Nas décadas de 60 e 70 artistas, engenheiros, filósofos e outros procuravam perceber o que os novos media iriam e podiam trazer para a sociedade e para os diversos campos de estudo. A reflexão teórica resultou em textos como The Medium is the Message e The Language of New Media (Marshal McLuhan, 1964 e 2001).

Em termos práticos, artistas e cientistas juntavam-se em experiências que fundiam arte com tecnologia e exploravam os novos limites de ambos, como por exemplo Experiments in Art and Technology.

Concert for Piano and Orchestra,1957-58. Apontamentos musicais de John Cage.

Na exposição Software, de 1970, os artistas e engenheiros envolvidos, também se debruçaram sobre os novos media, segundo Burnham, sobre os sistemas e dispositivos de processamento de informação (Burnham, appud Montfort, Wardrip-Fruin, 2003: 248), apresentando ao público obras funcionais (tecnológicas) e obras conceptuais. O público foi solicitado a interagir com as novas tecnologias, como os computadores, e a assistir a interacção entre seres-vivos e máquinas(1), entre outros.

Gerbilos no Seek.
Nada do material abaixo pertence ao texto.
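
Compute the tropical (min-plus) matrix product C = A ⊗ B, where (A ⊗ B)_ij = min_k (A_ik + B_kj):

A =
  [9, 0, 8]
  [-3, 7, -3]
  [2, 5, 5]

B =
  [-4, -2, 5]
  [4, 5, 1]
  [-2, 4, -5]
A ⊗ B =
  [4, 5, 1]
  [-7, -5, -8]
  [-2, 0, 0]

Apply the min-plus product entry-by-entry:
  C[0][0] = min over k of (A[0][0] + B[0][0] = 9 + -4 = 5, A[0][1] + B[1][0] = 0 + 4 = 4, A[0][2] + B[2][0] = 8 + -2 = 6) = 4 (attained at k = 1)
  C[0][1] = min over k of (A[0][0] + B[0][1] = 9 + -2 = 7, A[0][1] + B[1][1] = 0 + 5 = 5, A[0][2] + B[2][1] = 8 + 4 = 12) = 5 (attained at k = 1)
  C[0][2] = min over k of (A[0][0] + B[0][2] = 9 + 5 = 14, A[0][1] + B[1][2] = 0 + 1 = 1, A[0][2] + B[2][2] = 8 + -5 = 3) = 1 (attained at k = 1)
  C[1][0] = min over k of (A[1][0] + B[0][0] = -3 + -4 = -7, A[1][1] + B[1][0] = 7 + 4 = 11, A[1][2] + B[2][0] = -3 + -2 = -5) = -7 (attained at k = 0)
  C[1][1] = min over k of (A[1][0] + B[0][1] = -3 + -2 = -5, A[1][1] + B[1][1] = 7 + 5 = 12, A[1][2] + B[2][1] = -3 + 4 = 1) = -5 (attained at k = 0)
  C[1][2] = min over k of (A[1][0] + B[0][2] = -3 + 5 = 2, A[1][1] + B[1][2] = 7 + 1 = 8, A[1][2] + B[2][2] = -3 + -5 = -8) = -8 (attained at k = 2)
  C[2][0] = min over k of (A[2][0] + B[0][0] = 2 + -4 = -2, A[2][1] + B[1][0] = 5 + 4 = 9, A[2][2] + B[2][0] = 5 + -2 = 3) = -2 (attained at k = 0)
  C[2][1] = min over k of (A[2][0] + B[0][1] = 2 + -2 = 0, A[2][1] + B[1][1] = 5 + 5 = 10, A[2][2] + B[2][1] = 5 + 4 = 9) = 0 (attained at k = 0)
  C[2][2] = min over k of (A[2][0] + B[0][2] = 2 + 5 = 7, A[2][1] + B[1][2] = 5 + 1 = 6, A[2][2] + B[2][2] = 5 + -5 = 0) = 0 (attained at k = 2)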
Fonte: Software – Information Technology: Its New Meaning for Art.

Software-Information Technology: Its New Meaning for Art(2), abrange trabalhos que reflectem uma lógica de colectividade e participação, obras que servem e preocupam-se com o colectivo.

“To read in this interactive catalogue [Labirynth], the user sits down at one of many Labyrinth keyscope terminals and begins to read. (…), the museum goer may obtain a printout of  what he himself has selected to read in the interactive catalogue (…)” (Nelson, 1970: 18)

Também, na década de 70, Alan Kay e Adele Goldberg, projectavam a ideia de um novo media – o Dynabook. Este foi descrito em Personal Dynamic Media (de ambos os autores), em 1977, como um computador pessoal e portátil.

Esboço de Dynabook, por Alan Kay.

 

 

“Imagine having your own self-contained knowledge manipulator in a portable package the size and shape of an ordinary notebook”(Kay, appud Montfort, Wardrip-Fruin, 2003: 394)

 

 

A ideia era criar um dipositivo móvel, que permitisse o acesso a toda a informação pessoal do proprietário e possibilidade de aplicação de vários dispositivos de input e output. Desde a concepção do objecto fomos assistindo ao seu aparecimento por fases:

1º o PC (satisfazia a característica pessoal)
2º computador portátil (pessoal e móvel)
3º tablet (pessoal, móvel e transportável no bolso e permite fazer/criar quase tudo o que o utilizador desejar (Bond, 2011: 28)).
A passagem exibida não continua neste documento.